Once Jennings was in place, casting could begin in earnest. It was Jennings and Goldsmith's idea to cast Martin Freeman, best known for his role in the BBC sitcom The Office, as reluctant space traveler Arthur Dent. It's a decision that Stamp heartily agreed with after he saw Freeman's audition tape.

"I just thought, ‘He's nailed it,” Stamp enthuses. “‘He's going to be a great contemporary Arthur Dent. He'll play the befuddled earthman in space in his dressing gown and his pajamas, but he's got layers of intelligence and complexity, as well."

Originally, the producers were looking at Sam Rockwell as Dent's friend Ford Prefect, but Stamp thinks Rockwell wanted to play renegade galaxy president Zaphod Beeblebrox all along. It was an ambition he was able to fulfill when the producers eventually decided on Mos Def as Prefect, after one of the film's two casting directors caught the actor in his award-winning performance in the critically lauded play Top Dog/Underdog, and insisted that Jennings meet with him. "Mos has just done a very funny, weird job with the role," Stamp says. "It's touching, it's funny; he's cool; he's knowledgeable. He's a guy who's been willing to hitchhike around the galaxy. But that was how he was cast, no appealing to any demographics, that was just what Nick and Garth thought of him."
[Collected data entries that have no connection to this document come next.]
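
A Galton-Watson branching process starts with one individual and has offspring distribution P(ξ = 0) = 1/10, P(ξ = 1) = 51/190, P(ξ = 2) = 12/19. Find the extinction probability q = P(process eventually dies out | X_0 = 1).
q = 19/120

The pgf is f(s) = 1/10 + 51/190·s + 12/19·s². The extinction probability q is the smallest fixed point of f in [0, 1]. Setting s = f(s):
  12/19·s² + (51/190 − 1)·s + 1/10 = 0
  12/19·s² − (1/10 + 12/19)·s + 1/10 = 0
which factors as (s − 1)·(12/19·s − 1/10) = 0, giving roots s = 1 and s = (1/10)/(12/19) = 19/120.
Mean offspring μ = 51/190 + 2·12/19 = 291/190 > 1 (supercritical), so q < 1. The extinction probability is the smaller root: q = (1/10)/(12/19) = 19/120.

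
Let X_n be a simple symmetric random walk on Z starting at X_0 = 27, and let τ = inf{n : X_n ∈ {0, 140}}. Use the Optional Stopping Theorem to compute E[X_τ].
E[X_τ] = 27

X_n is a martingale and τ is a bounded-mean stopping time (indeed τ is finite a.s. with bounded expectation since the walk is in a bounded region). By the OST, E[X_τ] = E[X_0] = 27. Equivalently: E[X_τ] = 140 · P(hit 140 first) + 0 · P(hit 0 first) = 140 · (27/140) = 27.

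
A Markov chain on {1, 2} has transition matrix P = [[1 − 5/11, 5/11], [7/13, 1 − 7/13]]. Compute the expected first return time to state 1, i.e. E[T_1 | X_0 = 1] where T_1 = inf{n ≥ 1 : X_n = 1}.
E[T_1 | X_0 = 1] = 1/π_1 = 142/77

For an irreducible recurrent Markov chain with stationary distribution π, E[T_i | X_0 = i] = 1/π_i (Kac's formula). Here π_1 = (7/13)/(5/11 + 7/13) = (7/13)/(142/143) = 77/142, so E[T_1 | X_0 = 1] = 1/π_1 = (5/11 + 7/13)/(7/13) = (142/143)/(7/13) = 142/77.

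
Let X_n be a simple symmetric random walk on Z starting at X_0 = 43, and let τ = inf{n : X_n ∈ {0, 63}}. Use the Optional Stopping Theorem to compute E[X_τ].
E[X_τ] = 43

X_n is a martingale and τ is a bounded-mean stopping time (indeed τ is finite a.s. with bounded expectation since the walk is in a bounded region). By the OST, E[X_τ] = E[X_0] = 43. Equivalently: E[X_τ] = 63 · P(hit 63 first) + 0 · P(hit 0 first) = 63 · (43/63) = 43.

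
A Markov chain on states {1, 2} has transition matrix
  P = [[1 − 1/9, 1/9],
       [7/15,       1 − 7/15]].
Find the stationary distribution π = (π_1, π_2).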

According to Stamp, Jennings' approach has been to use whatever tool works in service of the look and content of the film. While that means the film is full of state-of-the-art CGI, Jennings was not above getting back to basics. "We’ve got some tricks in there that are as old as moviemaking itself. There's one trick with a dummy, it's just a really, really old filmmaking trick," Stamp laughs, adding, "The cry in this movie is not, 'We'll fix it in post;' it's 'make as much happen on camera as we can and then focus where we need to on the special effects.'"

One key contributor to the movie's aesthetic was the Jim Henson Company, who provided Hitchhiker's animatronics creatures. Stamp professes amazement at the level of sophistication the company achieved in giving life to Adams' vision.

"Some of those bigger models have 35 server motors in them, and watching the guys [operate them is fantastic]," Stamp marvels. "The skill, the dexterity to drive the phonemes and the facial muscles, it's like watching a master pianist play these instruments. The two guys who did it were just sensational."

Stamp believes Adams would have been delighted with this production, jazzed by the cast and crew's energy, enthusiasm, passion, and commitment to excellence. And Stamp is certain that the movie is one that would have made the writer proud. It is knowledge that both pleases and saddens Adams' good friend.

"It's been bittersweet for me, many, many times,” he reveals. “When it got green lit; when you see the first designs; when you see the first principal photography; and now that Douglas isn't here to share all this with, because I think it's about to become the phenomenon that he always wanted it to be.”

Stamp is aware that Hitchhiker's has a huge following, with some fans having followed Adams' saga since that first radio series. He promises that the film won't disappoint them and he insists that even people who have never heard of The Hitchhiker's Guide to the Galaxy will find much to enjoy in the movie's blend of comedy and science fiction.

It is a feeling, Stamp says, that was shared by Hitchhiker's entire film family. "It was wonderful just being with all that love and energy and passion, leaving even seasoned, hardened veterans, the grips and things, feeling that maybe they were involved with something that was going to have that really special quality to it, just something that was going to rise up out of the pack and just be something that everybody was going to be glad to say, 'I was there at the beginning of that one.'"

Of course, Adams wrote an entire series of Hitchhiker's tales, so this is hardly the definitive version of the Hitchhiker's legend. Stamp concurs with that assessment, as he promises, "It's not the end of a series; it's the beginning of one, the beginning of the next stage of the Hitchhiker's journey, this astonishing thing that has been all these other things."